Merito anche della sua piccola Caterina: "In ospedale mi vedeva tutto gonfio. Non volevo si spaventasse, altrimenti non sarebbe più venuta a trovarmi e io sarei morto", sorride. Merito anche del fratello Manuel, che nel 2011 giocava con lui a Pontedera e in un violentissimo scontro stava per rimetterci la vita. La testa che sbatte, danno assonale diffuso e un coma lungo 18 giorni, per nove dei quali profondo: "Speravo di arrivare in ospedale la mattina e di trovarlo sveglio. In confronto al suo, il mio incidente non doveva essere nulla. Anche per questo ho trovato la forza di riprendermi subito".

Manuel ha dovuto smettere con il calcio, oggi allena gli Allievi del Pontedera. E guarda il fratello, secondo in classifica con la fascia al braccio: "Il nostro segreto? Lavoriamo bene, la società è professionale e ti permette di pensare solo ai 90' della domenica. Non succede spesso in C". Il gruppo è forte, merito anche di De Cenco e delle cene brasiliane organizzate dai suoi amici: "Vengono da Treviso. Il magazziniere apparecchia e loro portano cibo e bevande. Mangiamo tutti insieme sotto la tribuna". 

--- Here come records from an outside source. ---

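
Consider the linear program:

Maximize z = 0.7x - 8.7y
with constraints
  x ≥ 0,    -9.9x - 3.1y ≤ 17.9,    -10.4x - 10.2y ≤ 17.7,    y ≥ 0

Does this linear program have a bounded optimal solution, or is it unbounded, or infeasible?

From the feasible point (0, 0), moving in the direction (1, 0) keeps every constraint satisfied while z increases without bound.

unbounded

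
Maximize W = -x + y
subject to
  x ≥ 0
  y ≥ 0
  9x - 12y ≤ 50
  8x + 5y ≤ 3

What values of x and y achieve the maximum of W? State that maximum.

x = 0, y = 3/5, maximum W = 3/5

Vertices and W = -x + y:
  (0, 0) → W = 0
  (0, 3/5) → W = 3/5
  (3/8, 0) → W = -3/8

At the optimal vertex, x = 0 and 8x + 5y = 3.
Solving simultaneously gives x = 0, y = 3/5.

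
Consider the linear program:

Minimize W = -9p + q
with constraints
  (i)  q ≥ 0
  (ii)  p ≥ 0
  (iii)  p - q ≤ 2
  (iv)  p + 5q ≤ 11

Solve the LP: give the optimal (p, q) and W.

At the optimal vertex, p - q = 2 and p + 5q = 11.
Solving simultaneously gives p = 7/2, q = 3/2.

p = 7/2, q = 3/2, minimum W = -30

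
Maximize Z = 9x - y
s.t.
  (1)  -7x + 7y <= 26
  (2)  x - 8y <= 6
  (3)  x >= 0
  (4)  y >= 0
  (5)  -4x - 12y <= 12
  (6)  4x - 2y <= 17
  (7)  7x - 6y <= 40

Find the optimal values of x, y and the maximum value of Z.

x = 171/14, y = 223/14, maximum Z = 94

Extreme points and Z = 9x - y:
  (0, 26/7) → Z = -26/7
  (171/14, 223/14) → Z = 94
  (0, 0) → Z = 0
  (17/4, 0) → Z = 153/4

At the optimal vertex, -7x + 7y = 26 and 4x - 2y = 17.
Solving simultaneously gives x = 171/14, y = 223/14.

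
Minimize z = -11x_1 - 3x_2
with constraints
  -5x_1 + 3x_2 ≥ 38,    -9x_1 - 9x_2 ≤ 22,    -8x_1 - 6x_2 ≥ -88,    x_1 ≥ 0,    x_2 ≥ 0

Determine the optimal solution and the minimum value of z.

Corner points and z = -11x_1 - 3x_2:
  (2/3, 124/9) → z = -146/3
  (0, 38/3) → z = -38
  (0, 44/3) → z = -44

x_1 = 2/3, x_2 = 124/9, minimum z = -146/3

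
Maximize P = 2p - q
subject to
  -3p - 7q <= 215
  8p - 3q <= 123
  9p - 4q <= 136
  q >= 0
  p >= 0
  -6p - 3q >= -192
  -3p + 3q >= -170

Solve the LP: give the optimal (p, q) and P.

p = 136/9, q = 0, maximum P = 272/9

Corner points and P = 2p - q:
  (84/5, 19/5) → P = 149/5
  (45/2, 19) → P = 26
  (136/9, 0) → P = 272/9
  (0, 0) → P = 0
  (0, 64) → P = -64

The optimum lies where 9p - 4q = 136 and q = 0.
Solving simultaneously gives p = 136/9, q = 0.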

Andrea si è innamorato del calcio guardando le cassette del padre, bandiera del Pontedera. Studiava Baggio, ha la faccia da bravo ragazzo ma non si è fatto problemi a discutere con Gattuso: "Quella di Pisa non fu una parentesi molto fortunata. All'inizio c'era Favarin, che mi disse che avrebbe puntato su di me. Poi fu esonerato dopo una settimana". Arriva Ringhio, ex campione del mondo: "Dopo 48 ore ebbi un comportamento sbagliato e ci scontrammo in allenamento". Zero partite con lui, zero presenze in Serie B. Come il Pontedera nella sua storia, chissà che non cambi velocemente. Bici, Piaggio e non solo. Qui si fa molto bene anche calcio. Guardare per credere.